Dr. Mohammed Al-Duais is a biologist, specializing in plant ecology and phytochemistry, with more than 17 years of experience in sustainability agroforestry and nature conservation. He has managed and involved in many projects and programs with agroforestry and food security components directly benefiting less privileged communities and smallholder farmers and their ecosystem, in Canada and the middle east respectively. Dr. Al-Duais has significant expertise in university teaching, project and NGO management, technical reporting and auditing, grant writing, products development, team supervision, and capacity building. 
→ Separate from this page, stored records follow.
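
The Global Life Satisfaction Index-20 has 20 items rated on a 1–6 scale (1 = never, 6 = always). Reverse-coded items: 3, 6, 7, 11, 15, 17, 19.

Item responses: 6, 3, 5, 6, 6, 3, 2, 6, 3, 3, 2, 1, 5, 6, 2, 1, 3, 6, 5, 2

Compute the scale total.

81

Reverse-coded items use 7 − raw:
  item 3: 7 − 5 = 2
  item 6: 7 − 3 = 4
  item 7: 7 − 2 = 5
  item 11: 7 − 2 = 5
  item 15: 7 − 2 = 5
  item 17: 7 − 3 = 4
  item 19: 7 − 5 = 2
After reverse-coding: 6, 3, 2, 6, 6, 4, 5, 6, 3, 3, 5, 1, 5, 6, 5, 1, 4, 6, 2, 2
Total = 6 + 3 + 2 + 6 + 6 + 4 + 5 + 6 + 3 + 3 + 5 + 1 + 5 + 6 + 5 + 1 + 4 + 6 + 2 + 2 = 81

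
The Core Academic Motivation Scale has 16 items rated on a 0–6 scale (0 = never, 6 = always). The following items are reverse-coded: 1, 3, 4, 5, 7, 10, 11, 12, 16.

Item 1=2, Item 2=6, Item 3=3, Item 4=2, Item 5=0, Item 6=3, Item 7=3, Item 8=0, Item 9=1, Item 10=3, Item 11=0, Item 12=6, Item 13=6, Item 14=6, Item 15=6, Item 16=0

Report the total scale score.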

Dr. Al-Duais received his Ph.D. in Biology from Friedrich Schiller University, Germany. He served as an Assistant Professor at Ibb University and as the director of the Foundation for Endangered Wildlife (FEW), both in Yemen and was the Natural Science Specialist in the UNESCO Doha Office. He was a Fulbright fellow at the Bioactive Botanical Research Laboratory of the University of Rhode Island in the USA for one year. He was also reinvited in the summer of 2013 to the Institute of Nutrition, Friedrich Schiller University, where he continued the phytochemical investigation on less-used vegetables from Yemen ethnobotany. Dr. Al-Duais is currently serving as a Research Associate at the McGill Institute for Global Food Security. He is involved in the interdisciplinary research on global food security, with a focus on developing novel methodologies, with a comprehensive ecosystem approach, to tackling the cycle of poverty and malnutrition. Out of his research activities, many concept notes were submitted to partners and he is the CEO and co-founder “Harvest for Health Inc.”, a McGill startup focused on solving the globally increasing hidden hunger and its consequences.

Relevant to Dr. Al-Duais involvement in food security he is a member of the food literacy committee, under Montreal West Island Community Resource Centre, he is also the CEO of Permaculture Sainte Anne de Bellevue (PSADB), which is a nonprofit organization established by the “Moving Towards Sustainability” Fund of Sainte Anne de Bellevue municipality. Under PSADB he managed many agroecology urban projects including Duff-Court Neighborhood Life Committee urban farm and two other urban gardens in Montreal island, Canada.